Abruptly, Fafhrd lurched off the bed and across the room to the table. Knocking the empty wine bottle aside, he poured water from a pitcher into a basin and splashed his face. "Malygris killed her," he said bitterly, "and I couldn't stop him." Gritting his teeth, he pounded one fist on the table. The basin jumped, spilling water over its side, and the pitcher teetered dangerously before righting itself.
The Mouser moved softly away from the table and into a corner near the bed, giving his friend a respectful space. A wise man didn't crowd Fafhrd when such dark moods were upon him. Without comment, he noted the huge new sword sheathed and leaning nearby. No doubt that, too, had a part in Fafhrd's story, and he would unfold the tale in time.
Then he would tell all he knew and suspected of the Dark Butterfly and the House of Night Cries, yes, even of how her doorman had pitched him insensate into the street when Liara had finished her vile humiliations and subtle tortures. He would tell even that and risk Fafhrd's scorn or laughter.
Rubbing his stubbled chin, he eyed Fafhrd warily and watched him tremble with silent, barely controlled anger. While he waited for Fafhrd to resume the story, his mind worked. Vlana's ghost. Ivrian and Liara. More mysteries to trouble him. Mysteries upon mysteries.

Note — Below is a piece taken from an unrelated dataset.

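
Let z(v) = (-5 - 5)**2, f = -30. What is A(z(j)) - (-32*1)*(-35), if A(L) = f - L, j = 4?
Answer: -1250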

All Sheelba had sent them to do was find one wizard.
The Mouser's mouth slowly gaped. "Oh, gods," he murmured, suddenly filled with a dreadful realization. He uttered another low, horror-filled curse. "Mog's black soul! Fafhrd, look at me!" He waited until the Northerner turned. "Did Malygris cast some great magic last night? Something to affect the entire city?"
Fafhrd frowned in puzzlement.
The Mouser smashed one fist against a palm, ignoring Fafhrd now. "It had to be magic! Nothing else could explain the madness! And everyone touched by it. . . !" He stared wide-eyed at Fafhrd again as he thought of Malygris's wasting spell flashing like some invisible lightning bolt among last night's unsuspecting celebrants.
"The fog!" he whispered, thinking hard, remembering how it rolled so unnaturally through the streets.
"Laurian controlled the fog," Fafhrd offered, seeming to shake off his drunken state. "She used it somehow to find Malygris."
"Laurian?" the Mouser questioned. That didn't make sense. "Why would Laurian ..."
He didn't get a chance to finish.
The door smashed open. Corporal Scarface leaped into the room, sword drawn. More soldiers filled the corridor beyond the threshold. "Now you little runt, I've trapped you!" Scarface froze in mid-threat and stared up at Fafhrd's seven-foot height and at the pitcher hurtling down toward his head.
"I don't think you've met my partner," the Mouser said as the pitcher shattered on Scarface's helmet, showering him with water and ceramic fragments. With a loud groan, the corporal sank to his knees.
"Next!" Fafhrd cried, seizing the basin and flinging its contents at the soldiers who pushed through the door. Next, he flung the basin, itself.
A pair of soldiers charged through, stepping on their corporal in their zeal to tackle Fafhrd. One hit him high, the other low, and the giant went down with a thunderous crash.